The American Council on Education said in a tweet, "We are appalled by the @DHSgov decision to reject acceptance or processing of new DACA applications and to shorten renewal periods of current DACA recipients. This apparent defiance of U.S. Supreme Court is another reason why Congress must act now to permanently #protectDreamers."
The Supreme Court left the door open for the Trump administration to end DACA but suggested that it would need to provide a reasoned analysis for doing so and to demonstrate that it had considered the “reliance interests” of DACA beneficiaries and others who have come to depend on the program.
In justifying the steps he was taking, Wolf wrote in the memo that new applicants for the program had fewer, if any, reliance interests on the continuation of DACA.
He also argued that current DACA beneficiaries' reliance on the program would not be “significantly affected by shortening the renewal periods from two years to one year.” He did acknowledge, however, that shortening the renewal period will have the effect of increasing the cost for DACA recipients.
The fee for renewing DACA status is $495, and it stands to effectively double as it will only cover one year of renewal instead of two. Wolf wrote in the memo that "DHS personnel should consider whether it is possible to reduce renewal fees during this interim period of reconsideration. In my current view, however, even if renewal fees cannot be reduced, shortening the renewal period is still warranted by my strong desire to limit the scope of the policy during this interim period despite any additional fees incurred by DACA beneficiaries as a result."
In a briefing call with reporters Tuesday, a senior administration official described Wolf's memo as "an intervening action" by the administration that changes its obligations in relation to the federal judge's order directing restoration of DACA to the status it had before September 2017.
"Under the judge’s order, absent any intervening action from this administration, we would be back to a pre-2017 context," the official said. "This memo is an intervening action that lays out how the administration will proceed both with the substantive review of the underlying conditions that led to the promulgation of those two earlier memos [establishing DACA] and what steps we’re going to take in ensuring the program is maintained as it’s currently constituted."
Michael A. Olivas, an emeritus professor of law at the University of Houston, said it is "incontestable" the Trump administration is acting in defiance of the Supreme Court.
“The Supreme Court said you can’t shut it down without going through the proper channels, which they have not yet done,” Olivas said. “He [Wolf] says he’s going to look it over for the next year -- that’s not enough.
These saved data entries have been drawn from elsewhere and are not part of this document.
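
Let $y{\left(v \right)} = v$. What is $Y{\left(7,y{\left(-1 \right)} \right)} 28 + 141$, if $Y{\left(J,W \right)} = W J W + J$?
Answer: $533$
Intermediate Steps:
$Y{\left(J,W \right)} = J + J W^{2}$ ($Y{\left(J,W \right)} = J W W + J = J W^{2} + J = J + J W^{2}$)
$Y{\left(7,y{\left(-1 \right)} \right)} 28 + 141 = 7 \left(1 + \left(-1\right)^{2}\right) 28 + 141 = 7 \left(1 + 1\right) 28 + 141 = 7 \cdot 2 \cdot 28 + 141 = 14 \cdot 28 + 141 = 392 + 141 = 533$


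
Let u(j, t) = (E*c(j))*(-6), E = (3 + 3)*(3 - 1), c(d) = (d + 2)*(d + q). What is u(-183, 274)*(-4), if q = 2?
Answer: 9435168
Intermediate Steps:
c(d) = (2 + d)² (c(d) = (d + 2)*(d + 2) = (2 + d)*(2 + d) = (2 + d)²)
E = 12 (E = 6*2 = 12)
u(j, t) = -288 - 288*j - 72*j² (u(j, t) = (12*(4 + j² + 4*j))*(-6) = (48 + 12*j² + 48*j)*(-6) = -288 - 288*j - 72*j²)
u(-183, 274)*(-4) = (-288 - 288*(-183) - 72*(-183)²)*(-4) = (-288 + 52704 - 72*33489)*(-4) = (-288 + 52704 - 2411208)*(-4) = -2358792*(-4) = 9435168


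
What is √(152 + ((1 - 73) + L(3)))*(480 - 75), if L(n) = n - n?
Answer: 1620*√5 ≈ 3622.4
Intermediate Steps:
L(n) = 0
√(152 + ((1 - 73) + L(3)))*(480 - 75) = √(152 + ((1 - 73) + 0))*(480 - 75) = √(152 + (-72 + 0))*405 = √(152 - 72)*405 = √80*405 = (4*√5)*405 = 1620*√5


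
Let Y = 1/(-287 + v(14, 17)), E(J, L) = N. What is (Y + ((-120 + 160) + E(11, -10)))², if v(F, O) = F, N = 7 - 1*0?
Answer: 164608900/74529 ≈ 2208.7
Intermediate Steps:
N = 7 (N = 7 + 0 = 7)
E(J, L) = 7
Y = -1/273 (Y = 1/(-287 + 14) = 1/(-273) = -1/273 ≈ -0.0036630)
(Y + ((-120 + 160) + E(11, -10)))² = (-1/273 + ((-120 + 160) + 7))² = (-1/273 + (40 + 7))² = (-1/273 + 47)² = (12830/273)² = 164608900/74529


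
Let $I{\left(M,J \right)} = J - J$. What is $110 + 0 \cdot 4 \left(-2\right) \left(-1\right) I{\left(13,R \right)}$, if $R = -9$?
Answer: $110$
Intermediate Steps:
$I{\left(M,J \right)} = 0$
$110 + 0 \cdot 4 \left(-2\right) \left(-1\right) I{\left(13,R \right)} = 110 + 0 \cdot 4 \left(-2\right) \left(-1\right) 0 = 110 + 0 \left(\left(-8\right) \left(-1\right)\right) 0 = 110 + 0 \cdot 8 \cdot 0 = 110 + 0 \cdot 0 = 110 + 0 = 110$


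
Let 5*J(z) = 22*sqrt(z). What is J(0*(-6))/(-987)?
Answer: 0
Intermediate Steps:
J(z) = 22*sqrt(z)/5 (J(z) = (22*sqrt(z))/5 = 22*sqrt(z)/5)
J(0*(-6))/(-987) = (22*sqrt(0*(-6))/5)/(-987) = (22*sqrt(0)/5)*(-1/987) = ((22/5)*0)*(-1/987) = 0*(-1/987) = 0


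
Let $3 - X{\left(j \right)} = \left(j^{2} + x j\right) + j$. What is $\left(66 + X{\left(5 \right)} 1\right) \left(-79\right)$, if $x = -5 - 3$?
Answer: $-6241$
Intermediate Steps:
$x = -8$ ($x = -5 - 3 = -8$)
$X{\left(j \right)} = 3 - j^{2} + 7 j$ ($X{\left(j \right)} = 3 - \left(\left(j^{2} - 8 j\right) + j\right) = 3 - \left(j^{2} - 7 j\right) = 3 - j^{2} + 7 j$)
$\left(66 + X{\left(5 \right)} 1\right) \left(-79\right) = \left(66 + \left(3 - 5^{2} + 7 \cdot 5\right) 1\right) \left(-79\right) = \left(66 + \left(3 - 25 + 35\right) 1\right) \left(-79\right) = \left(66 + 13 \cdot 1\right) \left(-79\right) = \left(66 + 13\right) \left(-79\right) = 79 \left(-79\right) = -6241$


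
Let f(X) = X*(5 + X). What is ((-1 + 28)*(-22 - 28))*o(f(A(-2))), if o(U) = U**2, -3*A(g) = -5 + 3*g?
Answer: -4089800/3 ≈ -1.3633e+6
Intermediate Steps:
A(g) = 5/3 - g (A(g) = -(-5 + 3*g)/3 = 5/3 - g)
((-1 + 28)*(-22 - 28))*o(f(A(-2))) = ((-1 + 28)*(-22 - 28))*((5/3 - 1*(-2))*(5 + (5/3 - 1*(-2))))**2 = (27*(-50))*((5/3 + 2)*(5 + (5/3 + 2)))**2 = -1350*121*(5 + 11/3)**2/9 = -1350*((11/3)*(26/3))**2 = -1350*(286/9)**2 = -1350*81796/81 = -4089800/3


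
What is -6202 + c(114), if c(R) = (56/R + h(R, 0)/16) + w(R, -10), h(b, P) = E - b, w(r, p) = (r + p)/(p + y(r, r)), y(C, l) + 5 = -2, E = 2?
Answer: -6021973/969 ≈ -6214.6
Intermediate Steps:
y(C, l) = -7 (y(C, l) = -5 - 2 = -7)
w(r, p) = (p + r)/(-7 + p) (w(r, p) = (r + p)/(p - 7) = (p + r)/(-7 + p))
h(b, P) = 2 - b
c(R) = 97/136 + 56/R - 33*R/272 (c(R) = (56/R + (2 - R)/16) + (-10 + R)/(-7 - 10) = (56/R + (2 - R)*(1/16)) + (-10 + R)/(-17) = (56/R + (⅛ - R/16)) - (-10 + R)/17 = (⅛ + 56/R - R/16) + (10/17 - R/17) = 97/136 + 56/R - 33*R/272)
-6202 + c(114) = -6202 + (1/272)*(15232 + 114*(194 - 33*114))/114 = -6202 + (1/272)*(1/114)*(15232 + 114*(194 - 3762)) = -6202 + (1/272)*(1/114)*(15232 + 114*(-3568)) = -6202 + (1/272)*(1/114)*(15232 - 406752) = -6202 + (1/272)*(1/114)*(-391520) = -6202 - 12235/969 = -6021973/969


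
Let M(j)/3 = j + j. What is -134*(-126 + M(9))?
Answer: 9648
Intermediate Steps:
M(j) = 6*j (M(j) = 3*(j + j) = 3*(2*j) = 6*j)
-134*(-126 + M(9)) = -134*(-126 + 6*9) = -134*(-126 + 54) = -134*(-72) = 9648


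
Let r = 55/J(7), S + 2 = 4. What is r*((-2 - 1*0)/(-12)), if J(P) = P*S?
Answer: 55/84 ≈ 0.65476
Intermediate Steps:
S = 2 (S = -2 + 4 = 2)
J(P) = 2*P (J(P) = P*2 = 2*P)
r = 55/14 (r = 55/((2*7)) = 55/14 ≈ 3.9286)
r*((-2 - 1*0)/(-12)) = 55*((-2 - 1*0)/(-12))/14 = 55*((-2 + 0)*(-1/12))/14 = 55*(-2*(-1/12))/14 = (55/14)*(⅙) = 55/84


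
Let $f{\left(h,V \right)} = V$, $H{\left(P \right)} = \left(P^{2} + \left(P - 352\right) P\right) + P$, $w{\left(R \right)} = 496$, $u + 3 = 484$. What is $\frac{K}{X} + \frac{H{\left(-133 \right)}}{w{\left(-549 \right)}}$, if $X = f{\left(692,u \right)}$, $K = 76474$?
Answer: $\frac{77402445}{238576} \approx 324.44$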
That’s how they got in trouble in the first place, by single-handedly trying to make changes that require notice and comment at a minimum.”
"They know full well this is either going to bring additional litigation or embarrassment to them," Olivas added.
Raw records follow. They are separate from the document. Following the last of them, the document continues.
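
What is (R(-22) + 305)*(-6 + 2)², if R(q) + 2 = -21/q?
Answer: 53496/11 ≈ 4863.3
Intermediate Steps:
R(q) = -2 - 21/q
(R(-22) + 305)*(-6 + 2)² = ((-2 - 21/(-22)) + 305)*(-6 + 2)² = ((-2 - 21*(-1/22)) + 305)*(-4)² = ((-2 + 21/22) + 305)*16 = (-23/22 + 305)*16 = (6687/22)*16 = 53496/11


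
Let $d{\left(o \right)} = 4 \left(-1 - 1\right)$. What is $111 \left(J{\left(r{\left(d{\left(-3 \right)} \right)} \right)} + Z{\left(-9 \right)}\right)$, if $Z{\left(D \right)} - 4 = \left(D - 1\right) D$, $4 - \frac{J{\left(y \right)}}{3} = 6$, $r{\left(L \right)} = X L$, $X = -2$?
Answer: $9768$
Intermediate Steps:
$d{\left(o \right)} = -8$ ($d{\left(o \right)} = 4 \left(-2\right) = -8$)
$r{\left(L \right)} = - 2 L$
$J{\left(y \right)} = -6$ ($J{\left(y \right)} = 12 - 18 = -6$)
$Z{\left(D \right)} = 4 + D \left(-1 + D\right)$ ($Z{\left(D \right)} = 4 + \left(D - 1\right) D = 4 + \left(-1 + D\right) D = 4 + D \left(-1 + D\right)$)
$111 \left(J{\left(r{\left(d{\left(-3 \right)} \right)} \right)} + Z{\left(-9 \right)}\right) = 111 \left(-6 + \left(4 + \left(-9\right)^{2} - -9\right)\right) = 111 \left(-6 + \left(4 + 81 + 9\right)\right) = 111 \left(-6 + 94\right) = 111 \cdot 88 = 9768$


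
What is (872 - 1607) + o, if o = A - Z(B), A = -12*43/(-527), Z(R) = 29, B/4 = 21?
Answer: -402112/527 ≈ -763.02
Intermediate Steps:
B = 84 (B = 4*21 = 84)
A = 516/527 (A = -516*(-1/527) = 516/527 ≈ 0.97913)
o = -14767/527 (o = 516/527 - 1*29 = 516/527 - 29 = -14767/527 ≈ -28.021)
(872 - 1607) + o = (872 - 1607) - 14767/527 = -735 - 14767/527 = -402112/527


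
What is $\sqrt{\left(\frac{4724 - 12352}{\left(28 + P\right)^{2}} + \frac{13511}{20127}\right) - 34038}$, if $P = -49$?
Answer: $\frac{i \sqrt{675974456521913}}{140889} \approx 184.54 i$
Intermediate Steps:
$\sqrt{\left(\frac{4724 - 12352}{\left(28 + P\right)^{2}} + \frac{13511}{20127}\right) - 34038} = \sqrt{\left(\frac{4724 - 12352}{\left(28 - 49\right)^{2}} + \frac{13511}{20127}\right) - 34038} = \sqrt{\left(- \frac{7628}{\left(-21\right)^{2}} + 13511 \cdot \frac{1}{20127}\right) - 34038} = \sqrt{\left(- \frac{7628}{441} + \frac{13511}{20127}\right) - 34038} = \sqrt{- \frac{49190135}{2958669} - 34038} = \sqrt{- \frac{100756365557}{2958669}} = \frac{i \sqrt{675974456521913}}{140889}$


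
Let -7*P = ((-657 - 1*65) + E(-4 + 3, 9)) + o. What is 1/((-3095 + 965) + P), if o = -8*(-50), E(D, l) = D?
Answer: -7/14587 ≈ -0.00047988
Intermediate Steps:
o = 400
P = 323/7 (P = -(((-657 - 1*65) + (-4 + 3)) + 400)/7 = -(((-657 - 65) - 1) + 400)/7 = -((-722 - 1) + 400)/7 = -(-723 + 400)/7 = -⅐*(-323) = 323/7 ≈ 46.143)
1/((-3095 + 965) + P) = 1/((-3095 + 965) + 323/7) = 1/(-2130 + 323/7) = 1/(-14587/7) = -7/14587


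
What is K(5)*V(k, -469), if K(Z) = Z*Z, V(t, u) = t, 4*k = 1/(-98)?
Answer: -25/392 ≈ -0.063776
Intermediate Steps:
k = -1/392 (k = (¼)/(-98) = (¼)*(-1/98) = -1/392 ≈ -0.0025510)
K(Z) = Z²
K(5)*V(k, -469) = 5²*(-1/392) = 25*(-1/392) = -25/392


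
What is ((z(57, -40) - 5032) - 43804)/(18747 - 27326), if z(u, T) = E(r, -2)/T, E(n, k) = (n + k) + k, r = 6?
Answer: 976721/171580 ≈ 5.6925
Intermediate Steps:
E(n, k) = n + 2*k (E(n, k) = (k + n) + k = n + 2*k)
z(u, T) = 2/T (z(u, T) = (6 + 2*(-2))/T = (6 - 4)/T = 2/T)
((z(57, -40) - 5032) - 43804)/(18747 - 27326) = ((2/(-40) - 5032) - 43804)/(18747 - 27326) = ((2*(-1/40) - 5032) - 43804)/(-8579) = ((-1/20 - 5032) - 43804)*(-1/8579) = (-100641/20 - 43804)*(-1/8579) = -976721/20*(-1/8579) = 976721/171580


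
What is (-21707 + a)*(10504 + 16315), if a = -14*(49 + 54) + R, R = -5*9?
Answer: -622039886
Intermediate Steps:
R = -45
a = -1487 (a = -14*(49 + 54) - 45 = -14*103 - 45 = -1442 - 45 = -1487)
(-21707 + a)*(10504 + 16315) = (-21707 - 1487)*(10504 + 16315) = -23194*26819 = -622039886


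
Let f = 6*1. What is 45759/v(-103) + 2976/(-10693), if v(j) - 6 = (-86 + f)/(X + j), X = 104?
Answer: -13230303/21386 ≈ -618.64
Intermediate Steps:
f = 6
v(j) = 6 - 80/(104 + j) (v(j) = 6 + (-86 + 6)/(104 + j) = 6 - 80/(104 + j))
45759/v(-103) + 2976/(-10693) = 45759/((2*(272 + 3*(-103))/(104 - 103))) + 2976/(-10693) = 45759/((2*(272 - 309)/1)) + 2976*(-1/10693) = 45759/((2*1*(-37))) - 2976/10693 = 45759/(-74) - 2976/10693 = 45759*(-1/74) - 2976/10693 = -45759/74 - 2976/10693 = -13230303/21386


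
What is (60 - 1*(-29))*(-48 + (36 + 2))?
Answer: -890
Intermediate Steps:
(60 - 1*(-29))*(-48 + (36 + 2)) = (60 + 29)*(-48 + 38) = 89*(-10) = -890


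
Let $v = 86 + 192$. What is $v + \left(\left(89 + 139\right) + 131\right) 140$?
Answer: $50538$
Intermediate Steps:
$v = 278$
$v + \left(\left(89 + 139\right) + 131\right) 140 = 278 + \left(\left(89 + 139\right) + 131\right) 140 = 278 + \left(228 + 131\right) 140 = 278 + 359 \cdot 140 = 278 + 50260 = 50538$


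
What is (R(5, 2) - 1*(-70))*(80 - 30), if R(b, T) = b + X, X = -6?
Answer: 3450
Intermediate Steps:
R(b, T) = -6 + b (R(b, T) = b - 6 = -6 + b)
(R(5, 2) - 1*(-70))*(80 - 30) = ((-6 + 5) - 1*(-70))*(80 - 30) = (-1 + 70)*50 = 69*50 = 3450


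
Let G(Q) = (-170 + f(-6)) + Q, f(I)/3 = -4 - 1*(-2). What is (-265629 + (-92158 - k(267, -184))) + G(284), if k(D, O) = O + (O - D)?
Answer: -357044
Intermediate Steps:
f(I) = -6 (f(I) = 3*(-4 - 1*(-2)) = 3*(-4 + 2) = 3*(-2) = -6)
k(D, O) = -D + 2*O
G(Q) = -176 + Q (G(Q) = (-170 - 6) + Q = -176 + Q)
(-265629 + (-92158 - k(267, -184))) + G(284) = (-265629 + (-92158 - (-1*267 + 2*(-184)))) + (-176 + 284) = (-265629 + (-92158 - (-267 - 368))) + 108 = (-265629 + (-92158 - 1*(-635))) + 108 = (-265629 + (-92158 + 635)) + 108 = (-265629 - 91523) + 108 = -357152 + 108 = -357044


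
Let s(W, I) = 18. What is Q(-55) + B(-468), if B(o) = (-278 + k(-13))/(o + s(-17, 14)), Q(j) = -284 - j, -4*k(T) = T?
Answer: -411101/1800 ≈ -228.39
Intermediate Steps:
k(T) = -T/4
B(o) = -1099/(4*(18 + o)) (B(o) = (-278 - ¼*(-13))/(o + 18) = (-278 + 13/4)/(18 + o) = -1099/(4*(18 + o)))
Q(-55) + B(-468) = (-284 - 1*(-55)) - 1099/(72 + 4*(-468)) = (-284 + 55) - 1099/(72 - 1872) = -229 - 1099/(-1800) = -229 - 1099*(-1/1800) = -229 + 1099/1800 = -411101/1800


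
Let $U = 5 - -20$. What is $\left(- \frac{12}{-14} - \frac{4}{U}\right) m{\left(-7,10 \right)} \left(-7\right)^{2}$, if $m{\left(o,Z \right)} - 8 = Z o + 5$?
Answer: $- \frac{48678}{25} \approx -1947.1$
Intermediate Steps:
$m{\left(o,Z \right)} = 13 + Z o$ ($m{\left(o,Z \right)} = 8 + \left(Z o + 5\right) = 8 + \left(5 + Z o\right) = 13 + Z o$)
$U = 25$ ($U = 5 + 20 = 25$)
$\left(- \frac{12}{-14} - \frac{4}{U}\right) m{\left(-7,10 \right)} \left(-7\right)^{2} = \left(- \frac{12}{-14} - \frac{4}{25}\right) \left(13 + 10 \left(-7\right)\right) \left(-7\right)^{2} = \left(\left(-12\right) \left(- \frac{1}{14}\right) - \frac{4}{25}\right) \left(13 - 70\right) 49 = \left(\frac{6}{7} - \frac{4}{25}\right) \left(-57\right) 49 = \frac{122}{175} \left(-57\right) 49 = \left(- \frac{6954}{175}\right) 49 = - \frac{48678}{25}$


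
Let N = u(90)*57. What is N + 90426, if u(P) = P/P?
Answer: 90483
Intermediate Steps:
u(P) = 1
N = 57 (N = 1*57 = 57)
N + 90426 = 57 + 90426 = 90483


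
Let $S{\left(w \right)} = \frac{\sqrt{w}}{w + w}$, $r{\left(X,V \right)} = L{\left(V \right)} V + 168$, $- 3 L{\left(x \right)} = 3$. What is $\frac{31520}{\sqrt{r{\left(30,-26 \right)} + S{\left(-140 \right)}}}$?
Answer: $\frac{63040 \sqrt{35}}{\sqrt{27160 - i \sqrt{35}}} \approx 2263.0 + 0.24647 i$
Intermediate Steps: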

The senior Trump administration official said in the briefing call that court challenges were indeed expected.
College leaders and higher education groups had strongly advocated for keeping the DACA program in place, and several colleges, including the University of California and Princeton University, were among the institutions that filed lawsuits against the administration seeking to block its efforts to end DACA.
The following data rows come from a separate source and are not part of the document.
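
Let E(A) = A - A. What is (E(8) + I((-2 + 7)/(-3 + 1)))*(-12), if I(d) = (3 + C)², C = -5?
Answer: -48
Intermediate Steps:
E(A) = 0
I(d) = 4 (I(d) = (3 - 5)² = (-2)² = 4)
(E(8) + I((-2 + 7)/(-3 + 1)))*(-12) = (0 + 4)*(-12) = 4*(-12) = -48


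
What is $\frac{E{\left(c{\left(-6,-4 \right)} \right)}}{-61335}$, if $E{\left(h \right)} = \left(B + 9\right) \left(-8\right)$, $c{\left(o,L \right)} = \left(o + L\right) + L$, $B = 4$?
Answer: $\frac{104}{61335} \approx 0.0016956$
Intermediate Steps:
$c{\left(o,L \right)} = o + 2 L$ ($c{\left(o,L \right)} = \left(L + o\right) + L = o + 2 L$)
$E{\left(h \right)} = -104$ ($E{\left(h \right)} = \left(4 + 9\right) \left(-8\right) = 13 \left(-8\right) = -104$)
$\frac{E{\left(c{\left(-6,-4 \right)} \right)}}{-61335} = - \frac{104}{-61335} = \left(-104\right) \left(- \frac{1}{61335}\right) = \frac{104}{61335}$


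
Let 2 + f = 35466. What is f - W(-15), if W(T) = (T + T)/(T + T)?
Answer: 35463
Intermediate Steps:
f = 35464 (f = -2 + 35466 = 35464)
W(T) = 1 (W(T) = (2*T)/((2*T)) = (2*T)*(1/(2*T)) = 1)
f - W(-15) = 35464 - 1*1 = 35464 - 1 = 35463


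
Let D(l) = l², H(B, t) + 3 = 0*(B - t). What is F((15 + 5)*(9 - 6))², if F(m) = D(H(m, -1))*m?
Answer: 291600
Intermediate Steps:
H(B, t) = -3 (H(B, t) = -3 + 0*(B - t) = -3 + 0 = -3)
F(m) = 9*m (F(m) = (-3)²*m = 9*m)
F((15 + 5)*(9 - 6))² = (9*((15 + 5)*(9 - 6)))² = (9*(20*3))² = (9*60)² = 540² = 291600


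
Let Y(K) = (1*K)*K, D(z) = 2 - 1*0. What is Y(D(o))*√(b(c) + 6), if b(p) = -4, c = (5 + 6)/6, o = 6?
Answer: 4*√2 ≈ 5.6569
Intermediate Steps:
c = 11/6 (c = 11*(⅙) = 11/6 ≈ 1.8333)
D(z) = 2 (D(z) = 2 + 0 = 2)
Y(K) = K² (Y(K) = K*K = K²)
Y(D(o))*√(b(c) + 6) = 2²*√(-4 + 6) = 4*√2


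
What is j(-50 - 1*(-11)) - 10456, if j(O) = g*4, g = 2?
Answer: -10448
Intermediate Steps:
j(O) = 8 (j(O) = 2*4 = 8)
j(-50 - 1*(-11)) - 10456 = 8 - 10456 = -10448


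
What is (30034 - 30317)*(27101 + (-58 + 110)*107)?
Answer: -9244195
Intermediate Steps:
(30034 - 30317)*(27101 + (-58 + 110)*107) = -283*(27101 + 52*107) = -283*(27101 + 5564) = -283*32665 = -9244195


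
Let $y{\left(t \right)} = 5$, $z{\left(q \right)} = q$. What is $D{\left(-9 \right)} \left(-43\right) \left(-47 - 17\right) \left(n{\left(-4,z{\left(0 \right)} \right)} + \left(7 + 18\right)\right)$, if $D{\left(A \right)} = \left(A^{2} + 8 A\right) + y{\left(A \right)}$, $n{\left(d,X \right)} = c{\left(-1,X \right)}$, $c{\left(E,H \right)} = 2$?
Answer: $1040256$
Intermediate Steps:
$n{\left(d,X \right)} = 2$
$D{\left(A \right)} = 5 + A^{2} + 8 A$ ($D{\left(A \right)} = \left(A^{2} + 8 A\right) + 5 = 5 + A^{2} + 8 A$)
$D{\left(-9 \right)} \left(-43\right) \left(-47 - 17\right) \left(n{\left(-4,z{\left(0 \right)} \right)} + \left(7 + 18\right)\right) = \left(5 + \left(-9\right)^{2} + 8 \left(-9\right)\right) \left(-43\right) \left(-47 - 17\right) \left(2 + \left(7 + 18\right)\right) = \left(5 + 81 - 72\right) \left(-43\right) \left(- 64 \left(2 + 25\right)\right) = 14 \left(-43\right) \left(\left(-64\right) 27\right) = \left(-602\right) \left(-1728\right) = 1040256$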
Jose Magaña-Salgado, the director of policy and communications for the Presidents' Alliance on Higher Education and Immigration, an association of college presidents that advocates for the protection of DACA, said the policy change "represents a stealth rescission of DACA through administrative and bureaucratic policy changes."
"The Presidents’ Alliance will, as it did in the previous litigation, rally institutions of higher education to support forthcoming legal challenges," said Magaña-Salgado, a DACA recipient himself. "Immigrant youth courageously won this battle in the court of public opinion and the Supreme Court, and we will do so again."